Most of these laughs come via Vincent Cassel’s Thomas Leroy, director of the New York ballet company. He is amusingly frank with Natalie Portman’s Nina, as is Mila Kunis as Nina’s dancing rival Lily. Both of these supporting cast members give excellent performances but it’s Portman’s Oscar worthy turn rightly stealing the headlines. In the past I’ve found her acting irritating, especially her regular appearances as an English rose type figure, with stereotypical accent. She was the only thing I mildly disliked about V for Vendetta. But here Portman’s character is meant to be prissy and annoying, and despite this as her delusions worsen and multiply you find yourself rooting for her to overcome her demons. Her portrayal of mental confusion and paranoia spiralling into madness is startling.
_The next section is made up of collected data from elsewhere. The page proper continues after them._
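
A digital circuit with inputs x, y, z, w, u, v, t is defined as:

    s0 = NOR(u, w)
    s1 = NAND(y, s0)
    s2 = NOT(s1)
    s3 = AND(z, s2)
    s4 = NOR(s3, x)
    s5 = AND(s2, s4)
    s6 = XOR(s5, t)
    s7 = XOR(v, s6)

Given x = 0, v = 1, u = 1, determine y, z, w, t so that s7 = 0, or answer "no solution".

s7 = XOR(v, s6) must be 0, so v and s6 are equal.
Check with x = 0, v = 1, u = 1 and y=0, z=0, w=0, t=1:
s0 = NOR(u, w) = NOR(1, 0) = 0
s1 = NAND(y, s0) = NAND(0, 0) = 1
s2 = NOT(s1) = NOT 1 = 0
s3 = AND(z, s2) = AND(0, 0) = 0
s4 = NOR(s3, x) = NOR(0, 0) = 1
s5 = AND(s2, s4) = AND(0, 1) = 0
s6 = XOR(s5, t) = XOR(0, 1) = 1
s7 = XOR(v, s6) = XOR(1, 1) = 0
So s7 = 0.

y=0, z=0, w=0, t=1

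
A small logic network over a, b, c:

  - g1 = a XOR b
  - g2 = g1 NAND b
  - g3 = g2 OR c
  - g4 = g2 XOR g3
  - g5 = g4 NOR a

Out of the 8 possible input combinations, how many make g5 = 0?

5

g5 = g4 NOR a must be 0, so at least one of g4, a is 1.
Enumerating the 8 input combinations, 5 give g5 = 0 and 3 give g5 = 1.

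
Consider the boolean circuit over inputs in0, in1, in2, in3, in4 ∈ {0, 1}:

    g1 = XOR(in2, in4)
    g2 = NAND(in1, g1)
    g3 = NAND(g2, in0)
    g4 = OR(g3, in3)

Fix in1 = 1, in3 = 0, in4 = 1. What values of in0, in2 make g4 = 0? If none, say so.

g4 = OR(g3, in3) must be 0, so both g3 = 0 and in3 = 0.
Check with in1 = 1, in3 = 0, in4 = 1 and in0=1, in2=1:
g1 = XOR(in2, in4) = XOR(1, 1) = 0
g2 = NAND(in1, g1) = NAND(1, 0) = 1
g3 = NAND(g2, in0) = NAND(1, 1) = 0
g4 = OR(g3, in3) = OR(0, 0) = 0
So g4 = 0.

in0=1 in2=1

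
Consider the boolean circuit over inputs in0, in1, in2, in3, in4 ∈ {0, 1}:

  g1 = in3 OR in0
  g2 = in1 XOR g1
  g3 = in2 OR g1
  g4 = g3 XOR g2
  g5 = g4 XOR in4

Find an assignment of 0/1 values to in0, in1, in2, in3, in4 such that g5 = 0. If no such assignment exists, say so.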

Barbara Hershey plays Nina’s controlling mother, who has projected her disappointments from her own curtailed career onto her daughter. In a sickly sweet, cotton ball world at home Nina lives as a little girl, primed only to succeed as a dancer. This suffocating environment is far from helpful as Nina works to try and embrace the role of evil, seductive Black Swan as well as the pure, fragile and perfect White Swan Queen. Her director continually tells her to loosen up and the suffocation from Nina’s home life spread throughout the film, haunting her and the audience. Nina projects her own anxieties onto the confident, relaxed Lily, who soon becomes a recurring, taunting theme in her fantasies.
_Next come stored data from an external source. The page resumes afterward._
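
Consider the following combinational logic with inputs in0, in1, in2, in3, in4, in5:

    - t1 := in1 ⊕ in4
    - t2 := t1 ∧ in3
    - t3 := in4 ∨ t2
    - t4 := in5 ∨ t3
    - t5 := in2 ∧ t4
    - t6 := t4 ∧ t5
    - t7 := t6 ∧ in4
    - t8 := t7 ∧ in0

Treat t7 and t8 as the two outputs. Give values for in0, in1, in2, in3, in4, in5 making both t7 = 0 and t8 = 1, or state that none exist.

no solution exists

Across all 64 input combinations, none give both t7 = 0 and t8 = 1.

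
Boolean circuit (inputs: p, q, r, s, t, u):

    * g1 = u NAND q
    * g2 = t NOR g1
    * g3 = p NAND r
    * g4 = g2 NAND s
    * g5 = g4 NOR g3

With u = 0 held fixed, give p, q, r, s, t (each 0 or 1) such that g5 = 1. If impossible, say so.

With u = 0 fixed, none of the 32 settings of p, q, r, s, t give g5 = 1.
For example, with p=0, q=1, r=0, s=0, t=0:
g1 = u NAND q = 0 NAND 1 = 1
g2 = t NOR g1 = 0 NOR 1 = 0
g3 = p NAND r = 0 NAND 0 = 1
g4 = g2 NAND s = 0 NAND 0 = 1
g5 = g4 NOR g3 = 1 NOR 1 = 0
giving g5 = 0 ≠ 1.

no solution exists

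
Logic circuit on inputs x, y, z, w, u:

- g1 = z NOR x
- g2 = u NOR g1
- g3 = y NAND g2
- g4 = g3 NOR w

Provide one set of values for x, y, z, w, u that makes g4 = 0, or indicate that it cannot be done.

x=1, y=0, z=1, w=0, u=1

Check with x=1, y=0, z=1, w=0, u=1:
g1 = z NOR x = 1 NOR 1 = 0
g2 = u NOR g1 = 1 NOR 0 = 0
g3 = y NAND g2 = 0 NAND 0 = 1
g4 = g3 NOR w = 1 NOR 0 = 0
So g4 = 0 as required.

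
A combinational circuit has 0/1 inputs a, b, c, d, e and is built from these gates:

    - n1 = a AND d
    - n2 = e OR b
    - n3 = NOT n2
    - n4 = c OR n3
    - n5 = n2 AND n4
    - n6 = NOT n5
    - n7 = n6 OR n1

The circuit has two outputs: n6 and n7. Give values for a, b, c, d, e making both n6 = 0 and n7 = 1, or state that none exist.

a=1, b=1, c=1, d=1, e=1

Check with a=1, b=1, c=1, d=1, e=1:
n1 = a AND d = 1 AND 1 = 1
n2 = e OR b = 1 OR 1 = 1
n3 = NOT n2 = NOT 1 = 0
n4 = c OR n3 = 1 OR 0 = 1
n5 = n2 AND n4 = 1 AND 1 = 1
n6 = NOT n5 = NOT 1 = 0
n7 = n6 OR n1 = 0 OR 1 = 1
So n6 = 0 and n7 = 1.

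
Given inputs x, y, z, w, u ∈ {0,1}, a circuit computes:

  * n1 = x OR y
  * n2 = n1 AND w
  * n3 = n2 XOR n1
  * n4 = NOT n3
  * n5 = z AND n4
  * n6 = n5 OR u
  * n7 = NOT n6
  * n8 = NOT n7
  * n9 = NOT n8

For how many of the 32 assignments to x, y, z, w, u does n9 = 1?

n9 = NOT n8 must be 1, so n8 = 0.
Enumerating the 32 input combinations, 11 give n9 = 1 and 21 give n9 = 0.

11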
At the beginning of the film, Cassel’s director tells his dancers his will be a “visceral” reworking of Swan Lake. And Black Swan is certainly visceral. Of course it touches on all the themes I mentioned earlier, but in reality it’s far too over the top to explore them properly. Above all else it is a fantastical and theatrical story. You’ll be gripped by the drama, haunted and confused by the plot. Sucked in by claustrophobic visuals, charmed by stunning dance sequences and engaged by superb acting; Black Swan has a bit of everything and its vividness is inexplicable. You won’t see anything more sensual this year.